In Implementing a High Performance Matrix-Matrix Block Multiply (IaHPM), I listed the basic block multiplication code and said:
While this code is easy to understand, it relies on the compiler to treat the matrices as blocks. Many if not most compilers do this poorly.
To demonstrate how well compilers optimize matrix-matrix multiplication codes, including basic block multiplication, I benchmarked four versions of my matrix-matrix multiplication test bed. Under Linux (Fedora Core 18), I compiled the C++ version using GNU’s G++ 4.7 and Intel’s ICPC 13.1.1 from Composer XE 2013 for Linux. Under Windows 7 SP1, I compiled the Visual C++ and C# versions using Visual Studio 2012.
Both operating systems were fully updated when I ran the benchmarks and were run on the same bare hardware. ICPC and G++ used the -O3 flag. Visual C++ used the /O2 flag and architecture-specific optimizations were not specified. C# had optimization on. All of these compilers can use SIMD instructions to a greater (ICPC) or lesser (C#) extent. Given the test results, I suspect ICPC was using SIMD in a couple test cases. I may revisit these tests with SIMD explicitly turned off in the future.
I benchmarked three matrix sizes: 1000 x 1000, 5000 x 5000, and 15000 x 15000. For the 1K and 5K tests, I used three element storage types: one-dimensional array (1D), array of arrays (AA), and array of arrays of 1024 element one-dimensional arrays (FM).
For 1D and AA, I ran three multiplication methods. Transpose, where the second matrix is transposed and a modified multiplication algorithm is used. Block, using the basic block multiply code presented in IaHPM. Transpose Block, where the second matrix is transposed and a modified block multiply code is used. The FM multiplication used an algorithm similar to the modified block multiply algorithm presented at the end of IaHPM. For the 15K tests, I only ran the fastest method for each of the Windows compilers.
All algorithms used accumulators. Block routines that use MIN had the MIN calculated outside of the for loop test. The FM routines had the inner loop unrolled. Values slightly over 100% may be due to inaccurate CPU speed values. Values significantly over 100% may be due to SIMD instruction use.
1000 x 1000
The 1000 x 1000 case is somewhat trivial: all of the elements necessary for a dot product will fit into the L1 cache. ICPC does very well at optimizing the transpose methods. Note that C# did not optimize the block methods very well. G++ and VC++ recognize the block code: the block routines are nearly the same speed as the basic transpose method.
5000 x 5000
ICPC optimized the transpose block methods well. However, G++ and VC++ take the lead using the specialized FM data structure and routine.
15000 x 15000
ICPC is still in third place, but not by much. C# makes a surprisingly strong showing.

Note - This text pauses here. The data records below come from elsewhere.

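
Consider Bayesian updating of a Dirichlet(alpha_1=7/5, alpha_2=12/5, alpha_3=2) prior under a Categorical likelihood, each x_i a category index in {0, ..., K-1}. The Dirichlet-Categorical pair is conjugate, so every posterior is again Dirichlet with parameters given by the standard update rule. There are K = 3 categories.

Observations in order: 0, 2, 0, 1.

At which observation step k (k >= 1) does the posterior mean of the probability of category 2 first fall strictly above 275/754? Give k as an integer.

k = 2

obs 1: x=0 → posterior Dirichlet(12/5, 12/5, 2)
obs 2: x=2 → posterior Dirichlet(12/5, 12/5, 3)
obs 3: x=0 → posterior Dirichlet(17/5, 12/5, 3)
obs 4: x=1 → posterior Dirichlet(17/5, 17/5, 3)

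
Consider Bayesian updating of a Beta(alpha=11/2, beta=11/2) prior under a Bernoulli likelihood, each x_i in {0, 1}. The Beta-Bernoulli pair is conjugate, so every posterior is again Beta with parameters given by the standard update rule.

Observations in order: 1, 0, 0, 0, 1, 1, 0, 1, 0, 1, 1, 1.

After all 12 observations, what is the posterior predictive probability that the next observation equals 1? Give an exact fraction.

obs 1: x=1 → posterior Beta(13/2, 11/2)
obs 2: x=0 → posterior Beta(13/2, 13/2)
obs 3: x=0 → posterior Beta(13/2, 15/2)
obs 4: x=0 → posterior Beta(13/2, 17/2)
obs 5: x=1 → posterior Beta(15/2, 17/2)
obs 6: x=1 → posterior Beta(17/2, 17/2)
obs 7: x=0 → posterior Beta(17/2, 19/2)
obs 8: x=1 → posterior Beta(19/2, 19/2)
obs 9: x=0 → posterior Beta(19/2, 21/2)
obs 10: x=1 → posterior Beta(21/2, 21/2)
obs 11: x=1 → posterior Beta(23/2, 21/2)
obs 12: x=1 → posterior Beta(25/2, 21/2)

25/46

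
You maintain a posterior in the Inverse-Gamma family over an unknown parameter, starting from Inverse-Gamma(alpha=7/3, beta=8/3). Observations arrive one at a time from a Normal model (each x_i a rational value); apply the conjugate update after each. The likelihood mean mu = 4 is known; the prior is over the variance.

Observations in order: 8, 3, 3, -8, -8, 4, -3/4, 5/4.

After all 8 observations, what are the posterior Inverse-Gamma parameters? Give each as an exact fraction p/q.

obs 1: x=8 → posterior Inverse-Gamma(17/6, 32/3)
obs 2: x=3 → posterior Inverse-Gamma(10/3, 67/6)
obs 3: x=3 → posterior Inverse-Gamma(23/6, 35/3)
obs 4: x=-8 → posterior Inverse-Gamma(13/3, 251/3)
obs 5: x=-8 → posterior Inverse-Gamma(29/6, 467/3)
obs 6: x=4 → posterior Inverse-Gamma(16/3, 467/3)
obs 7: x=-3/4 → posterior Inverse-Gamma(35/6, 16027/96)
obs 8: x=5/4 → posterior Inverse-Gamma(19/3, 8195/48)

alpha=19/3, beta=8195/48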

I may update this chart with the VC++ and C# values for the other multiplication methods in the future.
Is creating specialized data structures and calculation methods worth the effort? It depends on the situation. For matrix-matrix multiplication, probably not. ICPC did a great job on the transpose block algorithm. This allows the use of a one-dimensional array, which allows many standard libraries to be used.
Note: Please do not use your own matrix-matrix multiplication routines in a production system without having an amazingly good reason to do so. Use ATLAS, Intel’s MKL, cuBLAS, Math.Net, or some other BLAS implementation.
The critical question when it comes to optimizing compilers is: how easy is it to get an optimizing compiler to optimize your code. Compilers only optimize situations they recognize. If it optimizes your code as written, that’s great. If it doesn’t, is it better to spend time working with the compiler or creating better data structures and code?
There isn’t an easy answer to this question. If your routine has to work across multiple compilers, it may be better to work on the implementation details. If you know you’ll be using an optimizing compiler on a regular basis, it may be better to learn the intricacies of that compiler. If processing speed is the competitive advantage for your research or business, it may be best to do both.
To get an optimizing compiler to optimize a piece of code, the code may need to be written in a specific way. Additionally, optimal performance may require testing different combinations of compiler flags. As the above results show, just putting an existing piece of code into an optimizing compiler using a “normal” set of compiler flags does not guarantee good results.